Sunil was one of those amazing sound guys who could do anything, and have a great time doing it.

He walked, and worked, with a fantastic strut—his trademark blue hair, hoop filled ears, and occasional black nail polish (topped off with a skirt and Satan jacket for formal occasions) garnered endless double-takes from patrons and stagehands alike—but from the moment he started mixing, all confusion vanished—it became apparent that Sunil was an artist, and people expect artists to make their own rules.

As a designer, Sunil created the sound for shows like "Batboy The Musical" and the hip-hop hit "Bomb-itty of Errors." As an engineer, he worked FOH, A2, and/or monitors for the national tours of shows like "Bring in Da Noise, Bring in Da Funk" and "On Golden Pond;" in NY, he mixed for Jazz at Lincoln Center, and "Alter Boys;" he was also a go-to FOH sub all over Broadway. He mixed the Detroit International Jazz Festival for as long as I can remember, headed sound up at Spoleto for years, and mixed more NYMF shows than any sane man could stand watching.

Sunil always had a quip and a cigarette ready at hand. His business card read "Freelance Audio Mercenary" and, indeed, I never met a gig he couldn't handle. One engineer he trained wrote "You taught my fingers how to dance." He certainly taught me how to laugh off the worst, and drink to the best.

In his personal life, he was lucky enough to find his perfect match in Mandi Bedbury. He met her while gigging in Detroit, and the story goes that he told her he'd sworn never to marry, unless it was done by Elvis in Vegas. Mandi then pulled out her high school diary, in which she'd written that she'd never get married... unless it was in Vegas, by Elvis. They flew to Nevada the next day off, and came back as newlyweds.

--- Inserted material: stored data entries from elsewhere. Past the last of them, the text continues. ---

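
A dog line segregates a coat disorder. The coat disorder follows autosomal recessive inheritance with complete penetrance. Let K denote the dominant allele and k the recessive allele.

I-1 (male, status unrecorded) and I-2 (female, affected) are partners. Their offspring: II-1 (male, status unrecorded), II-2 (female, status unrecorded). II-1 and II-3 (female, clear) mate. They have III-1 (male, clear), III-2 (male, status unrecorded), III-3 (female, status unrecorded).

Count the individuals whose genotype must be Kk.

0

No individual's genotype is forced to Kk by the pedigree, so the count is 0.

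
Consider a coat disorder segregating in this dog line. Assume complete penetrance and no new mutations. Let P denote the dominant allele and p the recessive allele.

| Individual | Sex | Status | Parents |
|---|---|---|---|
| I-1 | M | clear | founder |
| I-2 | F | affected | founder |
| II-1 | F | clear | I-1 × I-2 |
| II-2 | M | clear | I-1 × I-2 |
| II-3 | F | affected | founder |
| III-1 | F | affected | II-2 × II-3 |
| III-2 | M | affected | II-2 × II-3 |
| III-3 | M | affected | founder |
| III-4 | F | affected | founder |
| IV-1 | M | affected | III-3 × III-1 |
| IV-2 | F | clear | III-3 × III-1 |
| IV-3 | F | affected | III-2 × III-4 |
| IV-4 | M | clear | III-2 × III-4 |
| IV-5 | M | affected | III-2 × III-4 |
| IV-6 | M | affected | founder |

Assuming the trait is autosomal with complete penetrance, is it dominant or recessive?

dominant

III-3 and III-1 are both affected yet have a clear child IV-2. Under a recessive model two affected parents are homozygous and every child would be affected, so the trait cannot be recessive.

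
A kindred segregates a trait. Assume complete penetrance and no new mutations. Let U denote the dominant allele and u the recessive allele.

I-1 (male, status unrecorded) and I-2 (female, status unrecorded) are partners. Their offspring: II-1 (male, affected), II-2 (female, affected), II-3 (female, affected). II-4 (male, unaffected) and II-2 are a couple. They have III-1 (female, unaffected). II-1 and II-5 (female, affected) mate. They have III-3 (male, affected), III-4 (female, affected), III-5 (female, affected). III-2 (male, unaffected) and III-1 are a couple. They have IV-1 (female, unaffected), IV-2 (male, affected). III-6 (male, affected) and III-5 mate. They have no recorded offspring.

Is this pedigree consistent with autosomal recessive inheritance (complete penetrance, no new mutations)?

Yes

A consistent assignment under autosomal recessive exists: I-1 Uu, I-2 Uu, II-1 uu, II-2 uu, II-3 uu, II-4 UU, II-5 uu, III-1 Uu, III-2 Uu, III-3 uu, III-4 uu, III-5 uu, III-6 uu, IV-1 UU, IV-2 uu.
In this assignment every recorded phenotype matches its genotype and every non-founder's genotype is obtainable from its parents' genotypes, so the pedigree is consistent.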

Sunil's daughter, Marlon, was the other love of his life. There was never a day when he didn't think of her, and never a choice he made in his career that didn't consider his time with her before anything else. I can't tell you the number of times I saw his face light up when she walked into the room—hell, you could tell when she was on his caller ID from the way he'd suddenly be beaming from across the room...

He fought off a series of brain tumors with the same sense of humor and fierce energy that he tackled everything else. Few people knew that, over the past 10 years, he underwent numerous surgeries and months of chemotherapy, fighting off what he, Mandi and Marlon dubbed "the bastard tumor."

The world became a little bit less of a spectacular, delightful, and unexpected place on Saturday. We will miss Sunil.